Chatounovsky said the Millionaire Fair was offering a chance to shop for helicopters, private planes, race horses, Mediterranean villas and custom-built yachts to new oligarchs such as Roman Abramovich. He's the Russian oil and gas billionaire who bankrolled the most expensive sale ever for a living artist, when he paid $120 million for four paintings by Lucian Freud at a Sotheby's auction last month in New York.
The overindulged children of such families, she said, are referred to in Moscow as "bratskis."
From Bolsheviks to bratskis! History, alas, does repeat itself. Such were my thoughts as I waited in line the next morning in Red Square, inching forward toward a squat, granite bunker otherwise known as Lenin's tomb.
Red Square, of course, is at Moscow's center, both literally and metaphorically. Its colorful name, I learned, is not shorthand for communism; rather, in Russian, Krasnaya ploshchad (red square) derives from krasniy, which means "beautiful." And the square is exactly that - beautiful - and because of a slight sloping away from its center in all directions, when standing in it, you feel like you are cresting the world's curve.
If like me, you've wanted to see Lenin's corpse for decades, rest assured his tomb lives up to expectations - it's both spooky and exquisitely high camp.
You descend a ziggurat of dark marble stairs with a scowling guard at every landing, only to come to the crypt, where Lenin's embalmed body lies inside a glass coffin, bathed in such profusion of flattering pink light that he looks prettier than Doris Day did in her softly focused last movies.
Afterward, I wandered through the Kremlin, which is not just a governmental edifice as I'd imagined, but a city within a city that contains cathedrals, monasteries, museums, palaces, bells and cannons.
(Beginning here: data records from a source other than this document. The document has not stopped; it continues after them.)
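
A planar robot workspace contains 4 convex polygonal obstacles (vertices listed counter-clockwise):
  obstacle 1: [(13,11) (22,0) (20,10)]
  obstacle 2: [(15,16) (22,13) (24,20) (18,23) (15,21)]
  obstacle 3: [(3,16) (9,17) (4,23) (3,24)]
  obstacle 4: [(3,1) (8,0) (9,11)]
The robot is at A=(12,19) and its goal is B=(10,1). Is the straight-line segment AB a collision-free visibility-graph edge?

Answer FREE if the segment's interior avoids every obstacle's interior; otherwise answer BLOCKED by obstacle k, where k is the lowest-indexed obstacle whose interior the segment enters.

Obstacle 1 [(13,11) (22,0) (20,10)]:
  edge (13,11)–(22,0): clear
  edge (22,0)–(20,10): clear
  edge (20,10)–(13,11): clear
  midpoint (11,10) outside
  → clear
Obstacle 2 [(15,16) (22,13) (24,20) (18,23) (15,21)]:
  edge (15,16)–(22,13): clear
  edge (22,13)–(24,20): clear
  edge (24,20)–(18,23): clear
  edge (18,23)–(15,21): clear
  edge (15,21)–(15,16): clear
  midpoint (11,10) outside
  → clear
Obstacle 3 [(3,16) (9,17) (4,23) (3,24)]:
  edge (3,16)–(9,17): clear
  edge (9,17)–(4,23): clear
  edge (4,23)–(3,24): clear
  edge (3,24)–(3,16): clear
  midpoint (11,10) outside
  → clear
Obstacle 4 [(3,1) (8,0) (9,11)]:
  edge (3,1)–(8,0): clear
  edge (8,0)–(9,11): clear
  edge (9,11)–(3,1): clear
  midpoint (11,10) outside
  → clear

FREE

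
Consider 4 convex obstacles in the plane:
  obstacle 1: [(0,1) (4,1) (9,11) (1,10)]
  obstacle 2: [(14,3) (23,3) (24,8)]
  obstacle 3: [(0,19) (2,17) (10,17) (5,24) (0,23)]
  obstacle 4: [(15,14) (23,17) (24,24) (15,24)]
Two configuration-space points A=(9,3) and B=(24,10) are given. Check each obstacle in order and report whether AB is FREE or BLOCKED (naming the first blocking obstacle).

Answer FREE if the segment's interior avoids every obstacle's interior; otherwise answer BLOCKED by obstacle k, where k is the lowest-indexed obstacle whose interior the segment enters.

FREE

Obstacle 1 [(0,1) (4,1) (9,11) (1,10)]:
  edge (0,1)–(4,1): clear
  edge (4,1)–(9,11): clear
  edge (9,11)–(1,10): clear
  edge (1,10)–(0,1): clear
  midpoint (33/2,13/2) outside
  → clear
Obstacle 2 [(14,3) (23,3) (24,8)]:
  edge (14,3)–(23,3): clear
  edge (23,3)–(24,8): clear
  edge (24,8)–(14,3): clear
  midpoint (33/2,13/2) outside
  → clear
Obstacle 3 [(0,19) (2,17) (10,17) (5,24) (0,23)]:
  edge (0,19)–(2,17): clear
  edge (2,17)–(10,17): clear
  edge (10,17)–(5,24): clear
  edge (5,24)–(0,23): clear
  edge (0,23)–(0,19): clear
  midpoint (33/2,13/2) outside
  → clear
Obstacle 4 [(15,14) (23,17) (24,24) (15,24)]:
  edge (15,14)–(23,17): clear
  edge (23,17)–(24,24): clear
  edge (24,24)–(15,24): clear
  edge (15,24)–(15,14): clear
  midpoint (33/2,13/2) outside
  → clear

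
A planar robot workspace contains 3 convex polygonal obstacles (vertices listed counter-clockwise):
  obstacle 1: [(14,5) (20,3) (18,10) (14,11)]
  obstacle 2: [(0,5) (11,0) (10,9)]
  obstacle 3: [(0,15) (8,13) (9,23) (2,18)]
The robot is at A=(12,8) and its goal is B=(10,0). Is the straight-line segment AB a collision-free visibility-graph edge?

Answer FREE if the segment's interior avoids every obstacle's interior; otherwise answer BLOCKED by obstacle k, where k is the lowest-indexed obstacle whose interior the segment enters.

BLOCKED by obstacle 2

Obstacle 1 [(14,5) (20,3) (18,10) (14,11)]:
  edge (14,5)–(20,3): clear
  edge (20,3)–(18,10): clear
  edge (18,10)–(14,11): clear
  edge (14,11)–(14,5): clear
  midpoint (11,4) outside
  → clear
Obstacle 2 [(0,5) (11,0) (10,9)]:
  edge (0,5)–(11,0): crosses AB
  edge (11,0)–(10,9): crosses AB
  edge (10,9)–(0,5): clear
  → BLOCKED
Obstacle 3 [(0,15) (8,13) (9,23) (2,18)]:
  edge (0,15)–(8,13): clear
  edge (8,13)–(9,23): clear
  edge (9,23)–(2,18): clear
  edge (2,18)–(0,15): clear
  midpoint (11,4) outside
  → clear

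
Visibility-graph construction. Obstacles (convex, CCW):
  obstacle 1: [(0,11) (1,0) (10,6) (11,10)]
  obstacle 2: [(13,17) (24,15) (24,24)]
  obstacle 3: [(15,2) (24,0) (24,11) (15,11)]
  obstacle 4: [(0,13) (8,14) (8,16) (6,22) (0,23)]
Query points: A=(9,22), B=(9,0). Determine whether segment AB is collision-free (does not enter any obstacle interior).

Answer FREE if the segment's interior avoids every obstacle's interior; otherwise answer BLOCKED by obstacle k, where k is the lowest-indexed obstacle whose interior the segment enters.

Obstacle 1 [(0,11) (1,0) (10,6) (11,10)]:
  edge (0,11)–(1,0): clear
  edge (1,0)–(10,6): crosses AB
  edge (10,6)–(11,10): clear
  edge (11,10)–(0,11): crosses AB
  → BLOCKED
Obstacle 2 [(13,17) (24,15) (24,24)]:
  edge (13,17)–(24,15): clear
  edge (24,15)–(24,24): clear
  edge (24,24)–(13,17): clear
  midpoint (9,11) outside
  → clear
Obstacle 3 [(15,2) (24,0) (24,11) (15,11)]:
  edge (15,2)–(24,0): clear
  edge (24,0)–(24,11): clear
  edge (24,11)–(15,11): clear
  edge (15,11)–(15,2): clear
  midpoint (9,11) outside
  → clear
Obstacle 4 [(0,13) (8,14) (8,16) (6,22) (0,23)]:
  edge (0,13)–(8,14): clear
  edge (8,14)–(8,16): clear
  edge (8,16)–(6,22): clear
  edge (6,22)–(0,23): clear
  edge (0,23)–(0,13): clear
  midpoint (9,11) outside
  → clear

BLOCKED by obstacle 1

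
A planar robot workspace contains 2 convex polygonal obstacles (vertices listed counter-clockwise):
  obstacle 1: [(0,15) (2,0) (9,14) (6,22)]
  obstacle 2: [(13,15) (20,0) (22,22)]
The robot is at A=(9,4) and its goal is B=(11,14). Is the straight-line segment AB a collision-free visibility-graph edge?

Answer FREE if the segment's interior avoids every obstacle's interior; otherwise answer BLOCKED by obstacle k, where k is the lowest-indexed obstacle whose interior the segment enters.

Obstacle 1 [(0,15) (2,0) (9,14) (6,22)]:
  edge (0,15)–(2,0): clear
  edge (2,0)–(9,14): clear
  edge (9,14)–(6,22): clear
  edge (6,22)–(0,15): clear
  midpoint (10,9) outside
  → clear
Obstacle 2 [(13,15) (20,0) (22,22)]:
  edge (13,15)–(20,0): clear
  edge (20,0)–(22,22): clear
  edge (22,22)–(13,15): clear
  midpoint (10,9) outside
  → clear

FREE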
If you are in a hurry, head straight to the Armory Palace, which was fully restored in 2006 to celebrate its 200th anniversary.
Here, there are rooms full of ceremonial costumes, crowns, thrones and carriages used by Russia's rulers from Medieval times to the present. There are also remarkable examples of the Russian Orthodox Church's wealth and power, including holy icons so encrusted with gold, pearls and precious stones that some weigh upward of 50 pounds. Gazing at these, as well as the Faberge eggs so beloved of Czar Nicholas II, puts the excesses of the Millionaire's Fair in historical context.